Can music feel pain? Do songs possess dignity? Do symphonies have rights? Of course not, you might say. Yet think of how we anthropomorphize music, not least when we believe it has been somehow mistreated. A singer butchered or mangled the "Star-Spangled Banner" at the Super Bowl. An underrehearsed cover band made a mockery of Led Zeppelin's classics. An orchestra didn't quite do justice to Mozart's Requiem. Such lively language upholds music as a sentient companion susceptible to injury and in need of fierce protection. There's nothing wrong with the human instinct to safeguard beloved music . . . except, perhaps, when this instinct leads us to hurt or neglect fellow human beings in say, by heaping outsized shame upon those who seem to do music wrong; or by rushing to defend a conductor's beautiful recordings while failing to defend the multiple victims who have accused this maestro of sexual assault. Loving Music Till It Hurts is a capacious exploration of how people's head-over-heels attachments to music can variously align or conflict with agendas of social justice. How do we respond when loving music and loving people appear to clash?
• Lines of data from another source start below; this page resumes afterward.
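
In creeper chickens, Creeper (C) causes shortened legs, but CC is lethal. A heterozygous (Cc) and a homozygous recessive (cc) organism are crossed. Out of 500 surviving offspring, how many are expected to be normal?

Cross: Cc × cc
Punnett square offspring (before lethality): 2 Cc, 2 cc
No CC offspring are produced in this cross.
normal: 2 out of 4 → fraction 1/2
Expected count = 1/2 × 500 = 250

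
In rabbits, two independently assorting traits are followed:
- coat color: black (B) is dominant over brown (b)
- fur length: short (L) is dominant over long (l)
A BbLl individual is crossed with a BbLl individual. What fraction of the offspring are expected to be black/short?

Dihybrid cross BbLl × BbLl — consider each gene separately:
coat color: Bb × Bb → 1 BB, 2 Bb, 1 bb → 3 B_ : 1 bb (out of 4)
fur length: Ll × Ll → 1 LL, 2 Ll, 1 ll → 3 L_ : 1 ll (out of 4)
Combine (counts out of 4 × 4 = 16): black/short (B_L_) = 3×3 = 9; black/long (B_ll) = 3×1 = 3; brown/short (bbL_) = 1×3 = 3; brown/long (bbll) = 1×1 = 1
Phenotype counts (out of 16): 9 black/short, 3 black/long, 3 brown/short, 1 brown/long
black/short: 9 out of 16
Probability: 9/16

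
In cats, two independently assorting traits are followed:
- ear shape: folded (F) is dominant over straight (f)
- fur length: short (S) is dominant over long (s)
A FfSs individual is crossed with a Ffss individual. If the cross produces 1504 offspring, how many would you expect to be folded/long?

Dihybrid cross FfSs × Ffss — consider each gene separately:
ear shape: Ff × Ff → 1 FF, 2 Ff, 1 ff → 3 F_ : 1 ff (out of 4)
fur length: Ss × ss → 2 Ss, 2 ss → 2 S_ : 2 ss (out of 4)
Combine (counts out of 4 × 4 = 16): folded/short (F_S_) = 3×2 = 6; folded/long (F_ss) = 3×2 = 6; straight/short (ffS_) = 1×2 = 2; straight/long (ffss) = 1×2 = 2
Phenotype counts (out of 16): 6 folded/short, 6 folded/long, 2 straight/short, 2 straight/long
folded/long: 6 out of 16 → fraction 3/8
Expected count = 3/8 × 1504 = 564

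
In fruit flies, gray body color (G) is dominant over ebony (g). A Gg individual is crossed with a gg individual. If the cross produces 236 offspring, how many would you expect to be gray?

Punnett square for Gg × gg:
Offspring genotypes: 2 Gg, 2 gg
gray: 2, ebony: 2
gray: 2 out of 4 → fraction 1/2
Expected count = 1/2 × 236 = 118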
Loving Music Till It Hurts is not a book to be read quickly or taken lightly. Each chapter requires concentration and a willingness to be introspective. William Cheng uses each chapter to examine a different topic prompted by an event from the past 13 years: Joshua Bell playing his violin in a Washington, DC subway; Susan Boyle's moment of popularity; reality shows that judge according to the contestants' musical talent, at least to some extent; "blind" orchestral auditions and how bias still creeps in; and others. The final chapter was, for me, the most difficult to get through as it involves a white man shooting at a car of four unarmed black teenagers and killing one of them in a conflict initiated by the teens' music. Cheng goes beyond the case notes and trial transcripts to letters the shooter/murderer sent from prison.
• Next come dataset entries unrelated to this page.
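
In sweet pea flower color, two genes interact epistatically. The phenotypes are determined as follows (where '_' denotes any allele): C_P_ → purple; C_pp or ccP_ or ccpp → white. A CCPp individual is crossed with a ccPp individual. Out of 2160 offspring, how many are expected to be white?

Cross: CCPp × ccPp — consider each gene separately:
C gene: CC × cc → 4 Cc → 4 C_ (out of 4)
P gene: Pp × Pp → 1 PP, 2 Pp, 1 pp → 3 P_ : 1 pp (out of 4)
Genotype classes (out of 4 × 4 = 16): C_P_ = 4×3 = 12; C_pp = 4×1 = 4
Apply the phenotype rules: C_P_ (12) → purple; C_pp (4) → white
Phenotype counts (out of 16): 12 purple, 4 white
white: 4 out of 16 → fraction 1/4
Expected count = 1/4 × 2160 = 540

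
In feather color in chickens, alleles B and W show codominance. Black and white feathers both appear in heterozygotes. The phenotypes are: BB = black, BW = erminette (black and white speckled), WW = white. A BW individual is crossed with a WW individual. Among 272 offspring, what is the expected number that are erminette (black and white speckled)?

Punnett square for BW × WW:
Offspring genotypes: 2 BW, 2 WW
Phenotype counts: 2 erminette (black and white speckled), 2 white
erminette (black and white speckled): 2 out of 4 → fraction 1/2
Expected count = 1/2 × 272 = 136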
Even in discussing more benign situations, Cheng examines them from many angles and in great depth, inviting the reader to consider what they might do in a similar situation. As with Cheng's previous book, Just Vibrations: The Purpose of Sounding Good, he investigates the ties between music and humanity, taking two abstract concepts and finding concrete examples of the connections between the two. Loving Music Till It Hurts invites the reader to scrutinize their own sense of humanity; in my personal experience, reading Cheng's work is revelatory and helps me re-think my personal ties to music so I feel as though I become a better person, more open to connecting with other people. This may not be everyone's reaction, to be fair. But if you give this book some special attention and personal investment, I think you'll gain a lot of insight.
Intricately constructed, building a careful thread of points up to a conclusion of screaming relevance.
Every moment is compelling. Its dynamic back-and-forth makes it perfect for classes, often with clear two-sided debates (though this structure itself is frequently critiqued and complicated). Philosophers and media critics introduced are contemporary and compelling, and I can't wait to read more based on Cheng's concise introductions.
The author also regularly steps back, allowing another voice the time to present a detailed case. This lent the text richness, and a sense of genuinely open dialogue around sensitive topics of disability, race and gender.
I was wary of the inclusion of a Britney Spears section, and it did linger on certain stories long enough to feel voyeuristic in itself, to me- but perhaps his intention was to allow the reader to discover their own discomfort, rather than press the point. Either way, I found his final analysis personal and human.
My understanding of race, gender and disability discourses and their relations to music have grown in nuance, and I'm grateful for this book.
(For readers considering it, the main body is 232 full-to-the-brim pages.)
When I first started reading the book, within the first chapter I found myself thinking "every music teacher in higher-ed should read this book". By the next it turned to "every music teacher", then "every musician", and finally to "anyone who loves music".
The topics of each chapter cannot be taken lightly. In each Cheng investigates matters pertaining to gender, disability, and race. Humanity and bias. Cheng invites the reader to investigate their own relationship to music and how that might create bias on one hand or connection in the other.
While the book is a deep-dive analysis (that honestly deserves a whole course of discussion), it is also deeply human, personal, and insightful. I am grateful to have read it.
A long due and very urgent book. Musicology is about a decade behind the rest of the humanities really in terms of critical engagement I think. On the rare occasion that the issue of race, gender and class are addressed, there's still a tendency to dance around these issues vis-a-vis some variant of conventional close reading, or else, resolve the tension through/in the musical text, as though to say: yes the situation is dire, but listen isn't the music just *oh so pretty...*
But not here - all the skeletons are out in the open, and remain in the foreground throughout this book, which is why it has been so refreshing. I can see how one might fault this book for a lack of technical-analytical engagement with the musical texts, but, I mean, it's not like those aren't already common elsewhere!
This book should be assigned reading for all graduate level students in music.
Cheng's overwhelmingly lucid and sharp critique makes him the type of scholar that both makes me want to never write again and also write all the time. This book is incredible.